I nodded, took a sip of wine. It would have made an excellent disinfectant.

“So we agreed to get together on Monday night, talk about the project over dinner.”

“Only it turns out
you
were on the menu?”

He nodded gloomily. “I don’t think she gave a damn about the project. She kept running her foot up my leg and I had to keep moving away until I was backed up against the end of the booth. After we ate, she wanted to go dancing, but I told her I had to get up early the next morning. Then I drove her home.”

“What time?”

“Ten thirty, maybe eleven.”

“Did you kiss her goodnight?”

He scowled. “If you’re asking did we have sex—”

“Don’t tell me!” I clapped my hands over my ears.

Labeck gritted his teeth. “Rhonda was all over me as soon as we got into her foyer. She dug her nails into my back, unbuckled my belt, tried to—I thought I’d have to pry her off with a crowbar.”

“And then?”

“Then I drove home.” Labeck started pacing around the room.

“But tonight—why were you the one who found her?”

“I wanted to drop off the information she asked me for, the cost projections and stuff for the documentary. I was filming a school board meeting in Brookwood, so I thought I’d just swing by Rhonda’s and drop off the packet. Save having to express it over.”

Labeck sloshed more wine into his glass. “She didn’t answer when I rang her bell. I saw a light on in the back, and went around to the rear of the house. No answer there, either. I was about to leave when I caught something out of the corner of my eye, white, like a nightgown. I thought maybe Rhonda had gone back there and fallen down or something. I walked into her backyard and saw that the white thing was the cover on her neighbors’ lawn furniture, flapping in the wind.”

I gnawed on a knuckle, knowing what was coming.

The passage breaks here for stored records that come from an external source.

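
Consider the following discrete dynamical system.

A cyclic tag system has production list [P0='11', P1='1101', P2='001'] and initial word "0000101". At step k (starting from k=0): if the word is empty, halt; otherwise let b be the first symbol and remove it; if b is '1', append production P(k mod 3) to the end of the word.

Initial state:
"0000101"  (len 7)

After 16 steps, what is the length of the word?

[0] "0000101"  (len 7)
[1] "000101"  (len 6)
[2] "00101"  (len 5)
[3] "0101"  (len 4)
[4] "101"  (len 3)
[5] "011101"  (len 6)
[6] "11101"  (len 5)
[7] "110111"  (len 6)
[8] "101111101"  (len 9)
[9] "01111101001"  (len 11)
[10] "1111101001"  (len 10)
[11] "1111010011101"  (len 13)
[12] "111010011101001"  (len 15)
[13] "1101001110100111"  (len 16)
[14] "1010011101001111101"  (len 19)
[15] "010011101001111101001"  (len 21)
[16] "10011101001111101001"  (len 20)

20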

“I figured I’d be a good Samaritan and dog down the tarp—my dad’s a carpenter and he’s always yammering about how weather wrecks furniture. But then I saw a hand in the folds of tarp. I whipped off the tarp and saw her—Rhonda. It was dark out, but I could still make out her features. She was frozen stiff, her eyes were wide open, bulging, and something was knotted around her neck.”

“What was it?” I remembered all the women at her office who’d joked about wanting to strangle her.

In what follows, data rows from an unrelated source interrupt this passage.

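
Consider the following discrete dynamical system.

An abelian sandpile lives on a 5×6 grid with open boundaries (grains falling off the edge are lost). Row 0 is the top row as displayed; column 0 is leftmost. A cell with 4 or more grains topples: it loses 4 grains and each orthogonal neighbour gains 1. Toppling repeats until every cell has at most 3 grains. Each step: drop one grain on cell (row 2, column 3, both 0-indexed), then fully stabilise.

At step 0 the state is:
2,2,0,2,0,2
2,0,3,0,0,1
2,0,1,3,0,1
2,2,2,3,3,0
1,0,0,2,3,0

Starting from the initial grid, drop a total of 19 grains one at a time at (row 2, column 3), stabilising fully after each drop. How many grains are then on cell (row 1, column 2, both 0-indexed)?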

“I don’t know—something skinny and dark, maybe a belt, a piece of fabric. It was too dark to tell. I thought about calling for an ambulance. But it would have been pointless—she was beyond help. She looked like she’d been dead for hours. I just got out of there fast. I felt guilty leaving her there, almost like I’d killed her myself. But I didn’t know what else to do.”

I nodded. “There’s no way you could explain to the police that you just happened to stumble across a woman’s dead body. They’d have arrested you on the spot.”

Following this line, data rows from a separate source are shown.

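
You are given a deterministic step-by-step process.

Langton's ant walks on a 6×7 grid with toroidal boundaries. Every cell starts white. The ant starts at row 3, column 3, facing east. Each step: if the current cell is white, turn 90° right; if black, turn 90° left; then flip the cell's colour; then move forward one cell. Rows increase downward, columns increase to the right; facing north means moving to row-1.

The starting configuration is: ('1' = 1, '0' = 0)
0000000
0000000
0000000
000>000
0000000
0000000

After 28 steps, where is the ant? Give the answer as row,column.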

He groaned. “They’re going to arrest me anyway. My fingerprints are on that tarp.”

“Maybe the snow will wash them off.”

“Why the hell did I have to go check that tarp? Why didn’t I just mind my own business?”

“Because you’re a decent person. You thought someone might be in trouble and you went to help. That’s how you are.”

“I wasn’t being decent. I was being stupid.”

“So you came straight here, to me?”

“Am I spilling my guts at the corner bar or am I in Mazie Maguire’s kitchen?”

Labeck was in trouble and he’d turned to me. Not Aspen Lindgren, not a lawyer. For once
he
needed
me
. “You knew I was living here?”

“Of course I knew. Did you think I’d just let you drop off the edge of the earth? Magenta fills me in on everything. He told me you kept a spare key duct-taped to the drainpipe, so I took it and let myself in.”